Just refactored from single-city (Minneapolis) to multi-city. 4 cities now in the same pipeline. Sharing some of the architecture decisions in case they're useful for others doing similar OSM-at-scale work.
**Architecture changes from single-city → multi-city:**
**City registry as single source of truth.** A root `cities.json` declares: slug, name, bbox, country, what modules are supported. Pipeline reads this; no more bbox constants scattered across extract scripts. Adding a city = adding 1 entry + running 3 extract scripts.
**Per-city manifest with content hashes.** Each city has `visualizer/cities/<slug>/manifest.json` listing every prebuilt module + sha256 of the JS file. The web viewer fetches the manifest, only injects `<script>` tags for modules that exist, and uses the sha256 as a cache-busting query string. Means a zoning-only city like Amsterdam doesn't try to load a roads layer.
**Killed the live-Overpass fallback.** v3.2 had ~300 lines of code that would re-query Overpass at view time if the prebuilt JSON was missing. Sounded great, broke half the time — Overpass community endpoints return 200 with empty `{"elements": []}` under load instead of 504, so the fallback's retry logic was useless. v3.3 is prebuilt-only. More reliable, ~30% less code.
**Overpass-specific gotchas worth flagging:**
- **Spatial joins with named sets are non-obvious.** For mixed-use detection (commercial POIs inside apartment building polygons), the naive `(around:5)` returns 0. The fix is explicit named sets:
```overpass
(
node["shop"](bbox);
node["amenity"~"^(restaurant|cafe|bar|pub|fast_food)$"](bbox);
)->.comm;
(
way["building"="apartments"](around.comm:5);
way["building"="residential"](around.comm:5);
);
out body geom;
```
This returns 123 polygons in Minneapolis. Naive query returns 3.
- **Multi-endpoint rotation matters at scale.** I rotate across `overpass-api.de`, `kumi.systems`, `openstreetmap.ru`, `maps.mail.ru` with 3s/6s/12s backoff. For 332k features across 4 bboxes, hitting just one endpoint = guaranteed throttle.
- **Cross-country tagging variance.** Amsterdam's Dutch OSM contributors tag at parcel resolution (89k features for a small bbox — densest per km² of the four cities). US cities are much sparser — Charleston was 14.5k for a similar-sized historic district. The classifier intentionally degrades gracefully — anything unclassifiable gets dropped, not mis-classified — but raw count varies by contributor density, not just urban form.

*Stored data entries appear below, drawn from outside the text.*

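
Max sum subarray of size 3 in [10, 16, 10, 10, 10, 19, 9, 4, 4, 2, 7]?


[0:3]: 36
[1:4]: 36
[2:5]: 30
[3:6]: 39
[4:7]: 38
[5:8]: 32
[6:9]: 17
[7:10]: 10
[8:11]: 13

Max: 39 at [3:6]


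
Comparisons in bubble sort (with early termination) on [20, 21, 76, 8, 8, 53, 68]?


Algorithm: bubble sort (with early termination)
Input: [20, 21, 76, 8, 8, 53, 68]
Sorted: [8, 8, 20, 21, 53, 68, 76]

18


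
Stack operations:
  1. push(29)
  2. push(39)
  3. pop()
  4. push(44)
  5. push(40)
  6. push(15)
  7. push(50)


push(29) -> [29]
push(39) -> [29, 39]
pop()->39, [29]
push(44) -> [29, 44]
push(40) -> [29, 44, 40]
push(15) -> [29, 44, 40, 15]
push(50) -> [29, 44, 40, 15, 50]

Final stack: [29, 44, 40, 15, 50]


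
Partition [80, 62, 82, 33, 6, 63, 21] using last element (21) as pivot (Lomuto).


Pivot: 21
  6 <= 21: swap -> [6, 62, 82, 33, 80, 63, 21]
Place pivot at 1: [6, 21, 82, 33, 80, 63, 62]

Partitioned: [6, 21, 82, 33, 80, 63, 62]


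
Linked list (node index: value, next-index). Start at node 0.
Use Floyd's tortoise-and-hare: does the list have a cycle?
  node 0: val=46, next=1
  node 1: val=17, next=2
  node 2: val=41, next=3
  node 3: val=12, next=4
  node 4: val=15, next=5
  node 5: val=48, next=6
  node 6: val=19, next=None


Floyd's tortoise (slow, +1) and hare (fast, +2):
  init: slow=0, fast=0
  step 1: slow=1, fast=2
  step 2: slow=2, fast=4
  step 3: slow=3, fast=6
  step 4: fast -> None, no cycle

Cycle: no


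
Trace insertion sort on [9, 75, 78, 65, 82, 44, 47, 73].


Initial: [9, 75, 78, 65, 82, 44, 47, 73]
Insert 75: [9, 75, 78, 65, 82, 44, 47, 73]
Insert 78: [9, 75, 78, 65, 82, 44, 47, 73]
Insert 65: [9, 65, 75, 78, 82, 44, 47, 73]
Insert 82: [9, 65, 75, 78, 82, 44, 47, 73]
Insert 44: [9, 44, 65, 75, 78, 82, 47, 73]
Insert 47: [9, 44, 47, 65, 75, 78, 82, 73]
Insert 73: [9, 44, 47, 65, 73, 75, 78, 82]

Sorted: [9, 44, 47, 65, 73, 75, 78, 82]


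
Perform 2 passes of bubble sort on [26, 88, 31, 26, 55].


Initial: [26, 88, 31, 26, 55]
Pass 1: [26, 31, 26, 55, 88] (3 swaps)
Pass 2: [26, 26, 31, 55, 88] (1 swaps)

After 2 passes: [26, 26, 31, 55, 88]


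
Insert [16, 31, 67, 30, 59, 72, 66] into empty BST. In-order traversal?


Insert 16: root
Insert 31: R from 16
Insert 67: R from 16 -> R from 31
Insert 30: R from 16 -> L from 31
Insert 59: R from 16 -> R from 31 -> L from 67
Insert 72: R from 16 -> R from 31 -> R from 67
Insert 66: R from 16 -> R from 31 -> L from 67 -> R from 59

In-order: [16, 30, 31, 59, 66, 67, 72]


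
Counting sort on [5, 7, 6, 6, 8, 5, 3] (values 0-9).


Input: [5, 7, 6, 6, 8, 5, 3]
Counts: [0, 0, 0, 1, 0, 2, 2, 1, 1, 0]

Sorted: [3, 5, 5, 6, 6, 7, 8]


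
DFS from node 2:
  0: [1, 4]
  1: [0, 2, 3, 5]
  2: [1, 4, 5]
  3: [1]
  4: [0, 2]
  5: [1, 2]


Visit 2, push [5, 4, 1]
Visit 1, push [5, 3, 0]
Visit 0, push [4]
Visit 4, push []
Visit 3, push []
Visit 5, push []

DFS order: [2, 1, 0, 4, 3, 5]


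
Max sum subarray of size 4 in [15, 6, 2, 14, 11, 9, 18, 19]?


[0:4]: 37
[1:5]: 33
[2:6]: 36
[3:7]: 52
[4:8]: 57

Max: 57 at [4:8]


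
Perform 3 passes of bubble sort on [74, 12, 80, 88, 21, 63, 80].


Initial: [74, 12, 80, 88, 21, 63, 80]
Pass 1: [12, 74, 80, 21, 63, 80, 88] (4 swaps)
Pass 2: [12, 74, 21, 63, 80, 80, 88] (2 swaps)
Pass 3: [12, 21, 63, 74, 80, 80, 88] (2 swaps)

After 3 passes: [12, 21, 63, 74, 80, 80, 88]


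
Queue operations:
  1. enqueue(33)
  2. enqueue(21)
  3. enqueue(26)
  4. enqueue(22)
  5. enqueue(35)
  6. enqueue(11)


enqueue(33) -> [33]
enqueue(21) -> [33, 21]
enqueue(26) -> [33, 21, 26]
enqueue(22) -> [33, 21, 26, 22]
enqueue(35) -> [33, 21, 26, 22, 35]
enqueue(11) -> [33, 21, 26, 22, 35, 11]

Final queue: [33, 21, 26, 22, 35, 11]


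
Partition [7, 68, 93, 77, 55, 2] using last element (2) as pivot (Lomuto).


Pivot: 2
Place pivot at 0: [2, 68, 93, 77, 55, 7]

Partitioned: [2, 68, 93, 77, 55, 7]


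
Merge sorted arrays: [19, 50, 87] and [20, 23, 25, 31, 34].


Take 19 from A
Take 20 from B
Take 23 from B
Take 25 from B
Take 31 from B
Take 34 from B

Merged: [19, 20, 23, 25, 31, 34, 50, 87]


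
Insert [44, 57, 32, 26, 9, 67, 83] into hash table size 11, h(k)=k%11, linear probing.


Insert 44: h=0 -> slot 0
Insert 57: h=2 -> slot 2
Insert 32: h=10 -> slot 10
Insert 26: h=4 -> slot 4
Insert 9: h=9 -> slot 9
Insert 67: h=1 -> slot 1
Insert 83: h=6 -> slot 6

Table: [44, 67, 57, None, 26, None, 83, None, None, 9, 32]


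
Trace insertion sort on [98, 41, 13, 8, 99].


Initial: [98, 41, 13, 8, 99]
Insert 41: [41, 98, 13, 8, 99]
Insert 13: [13, 41, 98, 8, 99]
Insert 8: [8, 13, 41, 98, 99]
Insert 99: [8, 13, 41, 98, 99]

Sorted: [8, 13, 41, 98, 99]


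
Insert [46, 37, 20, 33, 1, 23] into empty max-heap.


Insert 46: [46]
Insert 37: [46, 37]
Insert 20: [46, 37, 20]
Insert 33: [46, 37, 20, 33]
Insert 1: [46, 37, 20, 33, 1]
Insert 23: [46, 37, 23, 33, 1, 20]

Final heap: [46, 37, 23, 33, 1, 20]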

- **Streaming sha256 for prebuilt manifest.** With 100 MB of prebuilts across 4 cities, computing hashes by reading the whole file into memory was wasteful. Switched to chunked streaming (8 KB chunks), zero impact on RAM.
**Stats per city (zoning only — Mpls also has roads + services):**
- Minneapolis: 192k features (zoning + 108k roads + 2.3k services)
- Amsterdam: 89k features (densest per km², fine-grained OSM tagging at parcel resolution)
- Madison: 37k features
- Charleston: 14.5k features (added via community-request workflow, 30 min from issue to deployed — validates the per-request bbox→prebuilt pipeline at human scale)
**Stack:**
- Python 3.11+, Overpass API, no PostGIS, no QGIS, no geopandas
- Leaflet.js + Canvas renderer for the visualizer
- 171 pytest tests passing
- MIT license
**Repo:** https://github.com/Osyanne/CitiesSkylines2-osm-toolkit
**Hosted viewer:** https://osyanne.github.io/CitiesSkylines2-osm-toolkit/
**Methodology doc** (in repo): walks through every classification decision + the spatial-join gotcha + the multi-endpoint retry logic
---
## Contributing / requesting cities
Adding a new city is a single GitHub Issue: bbox + slug + name. Pipeline runs on my end in ~30 min, no Python or Overpass knowledge required on the requester side. Useful for folks who want to see the classifier output for a specific area without setting up the toolchain locally.
**Template:** [city-request issue](https://github.com/Osyanne/CitiesSkylines2-osm-toolkit/issues/new?template=city-request.yml)
---
Feedback welcome. The contributor-density variance between Amsterdam (89k features tagged at parcel resolution) and US cities (sparser, gappier) was the most interesting bit — if you've worked on normalizing OSM extraction across regions with different contributor cultures, I'd love to compare notes.